Проблема эмоционально яркого, достоверного, созвучного переживаниям читателя, психологического портрета персонажа для образа героя ПР становится краеугольным камнем. В большинстве своем литературный портрет оказывался либо ярким, но не реалистичным (плакатные, созданные на социальном пафосе мифологизированные по лекалу Данко и Прометея герои ПР 1920-30-х гг.), либо реалистичным, но неярким (очерковые герои-обыватели периода «оттепели»).

60

Рассмотрим влияние критики на образ положительного и отрицательного героя ПР. Влияние советской литературоведческой критики на представления об положительном и отрицательном герое для ПР огромно.
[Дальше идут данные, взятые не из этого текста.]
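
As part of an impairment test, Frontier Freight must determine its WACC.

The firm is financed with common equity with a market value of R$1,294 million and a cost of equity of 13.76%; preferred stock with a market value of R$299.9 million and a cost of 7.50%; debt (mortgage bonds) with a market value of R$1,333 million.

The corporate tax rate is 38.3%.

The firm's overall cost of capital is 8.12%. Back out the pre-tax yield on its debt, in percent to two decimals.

Total capital V = 1294 + 299.9 + 1333 = 2926.9.
Equity weight = 1294/2926.9 = 0.4421.
Preferred weight = 299.9/2926.9 = 0.1025.
Mortgage bonds weight = 1333/2926.9 = 0.4554.
Equity contribution = 0.4421 × 13.76% = 6.0834%.
Preferred contribution = 0.1025 × 7.5% = 0.7685%.
Remaining for debt = 8.12% − 6.8519% = 1.2681%.
Rd × (1 − 38.3%) × 0.4554 = 1.2681%  ⇒  Rd = 4.5130%.

4.51%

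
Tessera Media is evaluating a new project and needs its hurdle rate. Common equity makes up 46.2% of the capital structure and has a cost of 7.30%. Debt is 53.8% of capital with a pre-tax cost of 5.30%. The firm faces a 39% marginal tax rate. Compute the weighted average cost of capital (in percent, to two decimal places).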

Это коррелируется с воспитательной функцией жанра. Художественный принцип политического схематизма сохранится в направлении ПР вплоть до «оттепели». Два основных подхода к созданию образа героя ПР, именуемые нами условно как «художественная типизация» и «политическая мифологизация», предопределяют проявление литературного характера в сюжетных коллизиях. В случае классического воспитательного ПР мы имеем дело с плакатным образом героя, основанным на социальном пафосе. В этом случае ведущей личностной чертой персонажа является героический энтузиазм. Очевидно, что при подобной фильтрации психологических черт получаются гротескные, схематизированные персонажи. К сожалению, литературная критика именно такой подход к созданию образа героя и культивировала в писательской среде - линейность, искусственность эмоционального мира героя, объявляя противоречивость и полифоничность литературного характера авторским "незнанием жизни"» [13, с. 202]. «Либо и впрямь не было и нет острых драматических коллизий в жизни общества первооткрывателей, либо и впрямь не существует в нашей жизни Вальганов и Бахиревых, Мартыновых и Борзовых, Лобановых и Тонковых, - героев, якобы лишь "выдуманных" в ходе неудачных "лабораторных" экспериментов Николаевой, Овечкиным, Граниным. Либо, напротив, не существует того идиллического мира, который по недоразумению называют "жизнью", некоторые из наших критиков. Компромисс здесь исключен, либо прав был Рябов, либо правы Салтыков и Нагибин. Либо "знает жизнь" критик Хватов, либо знала ее писатель Галина Николаева» [14, с. 221]. Так критический фильтр предписывает авторам ПР наполнять своих героев специфическим набором черт, не связанным с психологией личности, системой личностных ценностей. Это характерно как для начала века, так и для эпохи «оттепели». Таков соцреалистический канон, когда социальная функция жанра, в которой политические задачи поставлены выше художественных и в котором средства смещены на цель, художественность прозы становится обслуживающей функцией по отношению к задаче воспитанию коллективиста.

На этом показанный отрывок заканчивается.